Het door de Inspecteur aangevoerde bezwaar dat belanghebbendes administratieve systeem als tekortkoming heeft dat de Excelbladen weliswaar de verkochte aantallen van softdrugs vermelden, doch dat niet wordt vermeld in welke tijdsvolgorde die producten zijn verkocht, alsmede zijn bezwaar dat de notitievelletjes niet op tijdsvolgorde zijn gerangschikt noch zijn te rangschikken, wordt verworpen. Zonder nadere toelichting, die niet is gegeven, valt niet in te zien waarom de administratie van belanghebbende op die grond ondeugdelijk zou zijn. Dat zich bij een juiste chronologische plaatsing van de contante inkomsten en uitgaven, rekening houdend met de notitievelletjes, negatieve kassen zouden hebben voor gedaan is door de Inspecteur niet gesteld. Daarbij zij aangetekend dat in geen van de vijf in het geding gebrachte rapporten is gesteld dat zich negatieve kassen hebben voorgedaan.
7.5.13.
De stelling van de Inspecteur dat de omzetten en inkopen achteraf worden berekend aan de hand van de voorraadadministratie is door belanghebbende en haar administrateur weersproken (bijlage 10.36 bij het verweerschrift in eerste aanleg). Belanghebbende heeft verklaard dat de omzetten, de inkopen en overige uitgaven dagelijks worden bijgehouden. Aangezien de verklaring van belanghebbende in overeenstemming is met de wijze van administreren, zoals hiervoor weergegeven, acht het Hof de verklaring van belanghebbende geloofwaardig.
7.5.14.
In onderdeel 3.2 van het controlerapport heeft de controlerend ambtenaar opgemerkt dat de kassaldi volgens de ingediende jaarstukken niet aansluiten met de saldi op de desbetreffende Excelbladen. Uit het controlerapport wordt niet duidelijk wat het kassaldo was volgens de desbetreffende Excelbladen, zodat evenmin duidelijk wordt hoe groot de verschillen waren tussen de saldi volgens de ingediende jaarstukken en de saldi volgens de desbetreffende Excelbladen. Ten aanzien van dit verwijt zijn derhalve onvoldoende feiten en omstandigheden komen vast te staan die de conclusie rechtvaardigen dat de door belanghebbende gevoerde administratie ondeugdelijk is.

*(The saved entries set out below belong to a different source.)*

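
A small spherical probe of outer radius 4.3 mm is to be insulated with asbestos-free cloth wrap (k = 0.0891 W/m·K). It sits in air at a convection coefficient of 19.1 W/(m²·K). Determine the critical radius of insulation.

For a sphere r_cr = 2k/h = 2×0.0891/19.1
r_cr = 9.33 mm; since the bare radius (4.3 mm) is below r_cr, adding a thin layer of insulation will *increase* heat loss.

r_cr ≈ 9.33 mm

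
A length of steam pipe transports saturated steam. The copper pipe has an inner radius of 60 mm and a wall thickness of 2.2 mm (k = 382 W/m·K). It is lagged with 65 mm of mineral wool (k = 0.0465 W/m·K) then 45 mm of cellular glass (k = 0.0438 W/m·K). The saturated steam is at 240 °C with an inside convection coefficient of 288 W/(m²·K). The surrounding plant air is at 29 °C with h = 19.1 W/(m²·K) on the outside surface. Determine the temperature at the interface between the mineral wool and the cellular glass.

Radial resistances (cylindrical: R_cond = ln(r_o/r_i)/(2πkL), R_conv = 1/(h·2πrL)):
R_inner film = 1/(h_i·2πr₁L) = 1/(288×2π×0.06×1) = 0.00921 K/W
R_copper pipe wall = ln(62.2/60)/(2π×382×1) = 1.5×10^-5 K/W
R_mineral wool = ln(127.2/62.2)/(2π×0.0465×1) = 2.449 K/W
R_cellular glass = ln(172.2/127.2)/(2π×0.0438×1) = 1.101 K/W
R_outer film = 1/(h_o·2πr_oL) = 1/(19.1×2π×0.1722×1) = 0.04839 K/W
R_total = 3.607 K/W
Q = ΔT/R_total = 211/3.607
Q = 58.5 W/m
T_interface = T_inner − Q·ΣR(inner→interface) = 240 − 58.5×2.458

T ≈ 96.2 °C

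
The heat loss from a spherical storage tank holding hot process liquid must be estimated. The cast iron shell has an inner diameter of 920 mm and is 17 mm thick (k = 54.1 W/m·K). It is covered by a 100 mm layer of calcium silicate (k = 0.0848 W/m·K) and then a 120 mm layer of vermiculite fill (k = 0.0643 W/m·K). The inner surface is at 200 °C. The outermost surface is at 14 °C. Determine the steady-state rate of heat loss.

Radial (spherical) resistances in series:
R_cast iron shell = (1/0.46 − 1/0.477)/(4π×54.1) = 1.14×10^-4 K/W
R_calcium silicate = (1/0.477 − 1/0.577)/(4π×0.0848) = 0.341 K/W
R_vermiculite fill = (1/0.577 − 1/0.697)/(4π×0.0643) = 0.3693 K/W
R_total = 0.7103 K/W
Q = ΔT/R_total = 186/0.7103

Q ≈ 262 W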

Ad B: Brutowinstpercentage
7.6.1.
De Inspecteur heeft aangevoerd dat het uit de administratie gebleken brutowinstpercentage aanzienlijk te laag is. In het controlerapport is daarover opgemerkt:
“De in deze branche gehanteerde brutowinstpercentages van de inkoopwaarde, bij het zelf versnijden en verpakken. bedragen minimaal 100 percent. Bij inkoop in voorverpakte zakjes is dit 90 percent van de inkoopwaarde.”
7.6.2.
Een onderbouwing over het in de branche gebruikelijke brutowinstpercentage is in het rapport niet gegeven.
7.6.3.
In de uitspraken op bezwaar heeft de Inspecteur – kennelijk ter nadere onderbouwing van zijn standpunt daaraan toegevoegd dat de door belanghebbende gerealiseerde brutowinst percentueel substantieel afwijkt van hetgeen in de jurisprudentie en bij vergelijkbare ondernemingen wordt gehanteerd en behaald. Bovendien heeft belanghebbende – aldus de Inspecteur bij het bezoek van de Belastingdienst op 12 oktober 2011 “uitlatingen gedaan waaruit door de desbetreffende controleambtenaren is geconcludeerd dat het brutowinstpercentage in de onderneming 100% van de inkoop is”.
7.6.4.
In het verweerschrift in hoger beroep heeft de Inspecteur gewezen op het arrest van de Hoge Raad van 31 mei 2013, nrs. 11/03452 en 11/03456, ECLI:NL:HR:2013:BX7184.
7.6.5.
Voorts heeft de Inspecteur een vijftal geanonimiseerde rapporten in het geding gebracht van boekenonderzoeken bij coffeeshops (A tot en met E), die gevestigd zijn in de omgeving van de coffeeshop van belanghebbende. Twee van die rapporten hebben betrekking op dezelfde coffeeshop.
7.7.1.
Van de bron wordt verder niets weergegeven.